Key Lime Sheet Cake is a refreshing, tangy dessert that combines the vibrant flavor of key lime with a moist, fluffy cake and a creamy lime-infused frosting. This easy-to-make treat is perfect for any occasion, from summer gatherings to special celebrations, offering a delightful twist on the classic key lime pie!


Ingredients

For the Cake:

  • 2 ½ cups all-purpose flour

  • 1 ½ teaspoons baking powder

  • ½ teaspoon baking soda

  • ½ teaspoon salt

  • 1 cup unsalted butter, softened

  • 2 cups granulated sugar

  • 4 large eggs

  • 1 teaspoon vanilla extract

  • 1 teaspoon lime zest (from 2 limes)

  • ½ cup fresh lime juice (from about 4 limes)

  • ½ cup buttermilk

For the Frosting:

  • 8 oz cream cheese, softened

  • ½ cup unsalted butter, softened

  • 4 cups powdered sugar

  • 1 teaspoon vanilla extract

  • 1 tablespoon lime zest (from 1 lime)

  • 2 tablespoons fresh lime juice

  • Pinch of salt

Instructions

  • Making the Cake:

    • Preheat the oven: Preheat to 350°F (175°C). Grease and flour a 9×13-inch baking pan or line with parchment paper.

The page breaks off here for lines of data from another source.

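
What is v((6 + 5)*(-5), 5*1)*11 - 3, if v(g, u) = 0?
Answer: -3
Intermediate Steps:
v((6 + 5)*(-5), 5*1)*11 - 3 = 0*11 - 3 = 0 - 3 = -3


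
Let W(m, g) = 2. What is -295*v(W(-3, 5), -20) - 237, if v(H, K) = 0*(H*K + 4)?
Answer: -237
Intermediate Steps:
v(H, K) = 0 (v(H, K) = 0*(4 + H*K) = 0)
-295*v(W(-3, 5), -20) - 237 = -295*0 - 237 = 0 - 237 = -237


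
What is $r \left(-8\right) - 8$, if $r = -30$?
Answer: $232$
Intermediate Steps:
$r \left(-8\right) - 8 = \left(-30\right) \left(-8\right) - 8 = 240 - 8 = 232$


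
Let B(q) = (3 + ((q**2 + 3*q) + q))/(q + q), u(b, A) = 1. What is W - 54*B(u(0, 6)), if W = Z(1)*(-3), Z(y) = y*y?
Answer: -219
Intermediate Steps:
Z(y) = y**2
B(q) = (3 + q**2 + 4*q)/(2*q) (B(q) = (3 + (q**2 + 4*q))/((2*q)) = (3 + q**2 + 4*q)*(1/(2*q)) = (3 + q**2 + 4*q)/(2*q))
W = -3 (W = 1**2*(-3) = 1*(-3) = -3)
W - 54*B(u(0, 6)) = -3 - 27*(3 + 1*(4 + 1))/1 = -3 - 27*(3 + 1*5) = -3 - 27*(3 + 5) = -3 - 27*8 = -3 - 54*4 = -3 - 216 = -219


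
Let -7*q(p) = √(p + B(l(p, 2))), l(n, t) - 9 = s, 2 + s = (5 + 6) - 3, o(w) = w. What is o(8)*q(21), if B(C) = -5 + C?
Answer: -8*√31/7 ≈ -6.3632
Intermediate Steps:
s = 6 (s = -2 + ((5 + 6) - 3) = -2 + (11 - 3) = -2 + 8 = 6)
l(n, t) = 15 (l(n, t) = 9 + 6 = 15)
q(p) = -√(10 + p)/7 (q(p) = -√(p + (-5 + 15))/7 = -√(p + 10)/7 = -√(10 + p)/7)
o(8)*q(21) = 8*(-√(10 + 21)/7) = 8*(-√31/7) = -8*√31/7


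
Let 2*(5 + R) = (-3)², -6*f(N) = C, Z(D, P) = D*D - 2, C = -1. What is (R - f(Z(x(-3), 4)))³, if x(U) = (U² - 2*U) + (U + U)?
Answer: -8/27 ≈ -0.29630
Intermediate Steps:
x(U) = U² (x(U) = (U² - 2*U) + 2*U = U²)
Z(D, P) = -2 + D² (Z(D, P) = D² - 2 = -2 + D²)
f(N) = ⅙ (f(N) = -⅙*(-1) = ⅙)
R = -½ (R = -5 + (½)*(-3)² = -5 + (½)*9 = -5 + 9/2 = -½ ≈ -0.50000)
(R - f(Z(x(-3), 4)))³ = (-½ - 1*⅙)³ = (-½ - ⅙)³ = (-⅔)³ = -8/27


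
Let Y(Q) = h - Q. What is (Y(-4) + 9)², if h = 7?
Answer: 400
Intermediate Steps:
Y(Q) = 7 - Q
(Y(-4) + 9)² = ((7 - 1*(-4)) + 9)² = ((7 + 4) + 9)² = (11 + 9)² = 20² = 400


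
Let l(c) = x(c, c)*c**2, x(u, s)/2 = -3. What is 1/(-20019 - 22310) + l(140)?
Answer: -4977890401/42329 ≈ -1.1760e+5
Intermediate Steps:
x(u, s) = -6 (x(u, s) = 2*(-3) = -6)
l(c) = -6*c**2
1/(-20019 - 22310) + l(140) = 1/(-20019 - 22310) - 6*140**2 = 1/(-42329) - 6*19600 = -1/42329 - 117600 = -4977890401/42329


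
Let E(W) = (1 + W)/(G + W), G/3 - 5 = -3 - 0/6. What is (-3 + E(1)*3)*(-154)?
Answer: 330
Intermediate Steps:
G = 6 (G = 15 + 3*(-3 - 0/6) = 15 + 3*(-3 - 4*0) = 15 + 3*(-3 + 0) = 15 + 3*(-3) = 15 - 9 = 6)
E(W) = (1 + W)/(6 + W)
(-3 + E(1)*3)*(-154) = (-3 + ((1 + 1)/(6 + 1))*3)*(-154) = (-3 + (2/7)*3)*(-154) = (-3 + 6/7)*(-154) = -15/7*(-154) = 330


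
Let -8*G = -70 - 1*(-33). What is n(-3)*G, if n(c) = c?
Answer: -111/8 ≈ -13.875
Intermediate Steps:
G = 37/8 (G = -(-70 - 1*(-33))/8 = -(-70 + 33)/8 = -1/8*(-37) = 37/8 ≈ 4.6250)
n(-3)*G = -3*37/8 = -111/8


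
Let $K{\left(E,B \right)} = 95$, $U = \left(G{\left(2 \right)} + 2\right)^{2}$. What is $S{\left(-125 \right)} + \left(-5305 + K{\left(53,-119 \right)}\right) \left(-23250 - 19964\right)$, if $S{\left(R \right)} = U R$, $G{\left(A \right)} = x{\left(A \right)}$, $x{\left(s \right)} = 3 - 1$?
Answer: $225142940$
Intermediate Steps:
$x{\left(s \right)} = 2$
$G{\left(A \right)} = 2$
$U = 16$ ($U = \left(2 + 2\right)^{2} = 4^{2} = 16$)
$S{\left(R \right)} = 16 R$
$S{\left(-125 \right)} + \left(-5305 + K{\left(53,-119 \right)}\right) \left(-23250 - 19964\right) = 16 \left(-125\right) + \left(-5305 + 95\right) \left(-23250 - 19964\right) = -2000 - -225144940 = -2000 + 225144940 = 225142940$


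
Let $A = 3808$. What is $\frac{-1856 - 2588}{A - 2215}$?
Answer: $- \frac{4444}{1593} \approx -2.7897$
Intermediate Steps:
$\frac{-1856 - 2588}{A - 2215} = \frac{-1856 - 2588}{3808 - 2215} = - \frac{4444}{1593}$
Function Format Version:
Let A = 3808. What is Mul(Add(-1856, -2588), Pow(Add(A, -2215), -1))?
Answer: Rational(-4444, 1593) ≈ -2.7897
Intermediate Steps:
Mul(Add(-1856, -2588), Pow(Add(A, -2215), -1)) = Mul(Add(-1856, -2588), Pow(Add(3808, -2215), -1)) = Mul(-4444, Pow(1593, -1)) = Mul(-4444, Rational(1, 1593)) = Rational(-4444, 1593)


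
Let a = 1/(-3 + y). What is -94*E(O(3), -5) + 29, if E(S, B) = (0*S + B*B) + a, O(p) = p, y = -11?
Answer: -16200/7 ≈ -2314.3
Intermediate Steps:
a = -1/14 (a = 1/(-3 - 11) = 1/(-14) = -1/14 ≈ -0.071429)
E(S, B) = -1/14 + B**2 (E(S, B) = (0*S + B*B) - 1/14 = (0 + B**2) - 1/14 = B**2 - 1/14 = -1/14 + B**2)
-94*E(O(3), -5) + 29 = -94*(-1/14 + (-5)**2) + 29 = -94*(-1/14 + 25) + 29 = -94*349/14 + 29 = -16403/7 + 29 = -16200/7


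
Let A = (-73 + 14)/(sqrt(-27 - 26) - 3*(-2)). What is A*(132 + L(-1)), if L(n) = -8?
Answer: -43896/89 + 7316*I*sqrt(53)/89 ≈ -493.21 + 598.44*I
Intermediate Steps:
A = -59/(6 + I*sqrt(53)) (A = -59/(sqrt(-53) + 6) = -59/(I*sqrt(53) + 6) = -59/(6 + I*sqrt(53)) ≈ -3.9775 + 4.8261*I)
A*(132 + L(-1)) = (-354/89 + 59*I*sqrt(53)/89)*(132 - 8) = (-354/89 + 59*I*sqrt(53)/89)*124 = -43896/89 + 7316*I*sqrt(53)/89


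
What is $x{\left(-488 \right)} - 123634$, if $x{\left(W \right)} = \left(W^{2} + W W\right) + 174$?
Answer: $352828$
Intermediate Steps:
$x{\left(W \right)} = 174 + 2 W^{2}$ ($x{\left(W \right)} = \left(W^{2} + W^{2}\right) + 174 = 2 W^{2} + 174 = 174 + 2 W^{2}$)
$x{\left(-488 \right)} - 123634 = \left(174 + 2 \left(-488\right)^{2}\right) - 123634 = \left(174 + 2 \cdot 238144\right) - 123634 = \left(174 + 476288\right) - 123634 = 476462 - 123634 = 352828$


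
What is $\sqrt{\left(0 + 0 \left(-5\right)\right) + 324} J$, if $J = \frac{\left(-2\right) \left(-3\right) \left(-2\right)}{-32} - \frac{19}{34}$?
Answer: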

    • Mix dry ingredients: In a bowl, whisk together the flour, baking powder, baking soda, and salt. Set aside.

    • Cream the butter and sugar: In a large mixing bowl, beat the softened butter and sugar until light and fluffy (about 3-4 minutes).

    • Add eggs and flavorings: Add eggs one at a time, mixing well after each. Stir in vanilla extract, lime zest, and lime juice.

    • Alternate mixing dry and wet ingredients: Gradually add the dry ingredients, alternating with buttermilk. Mix until just incorporated, being careful not to overmix.

    • Bake the cake: Pour batter into the prepared pan. Bake for 30-35 minutes, or until a toothpick comes out clean. Cool in the pan for 10 minutes, then transfer to a wire rack to cool completely.

  • Making the Frosting:

    • Cream the butter and cream cheese: Beat the softened cream cheese and butter until smooth and creamy.

    • Add powdered sugar: Gradually add powdered sugar, one cup at a time, until fully incorporated and smooth.

    • Flavor the frosting: Stir in vanilla extract, lime zest, lime juice, and a pinch of salt. Beat until fluffy and well combined.

  • Assembling the Cake:

    • Frost the cake: Once the cake is completely cooled, spread frosting evenly over the top with an offset spatula.

    • Garnish (optional): For extra lime flavor, garnish with lime zest or thin lime slices.

  • Serving:

    • Serve chilled or at room temperature and enjoy the zesty, refreshing flavors.


Notes

Make-Ahead: Bake the cake ahead of time, store it at room temperature, and frost just before serving. torage: Keep leftover cake in an airtight container in the refrigerator for up to 4-5 days.Variations: Add toasted coconut flakes on top for a tropical twist or substitute some of the lime zest with lemon zest for a lemon-lime version.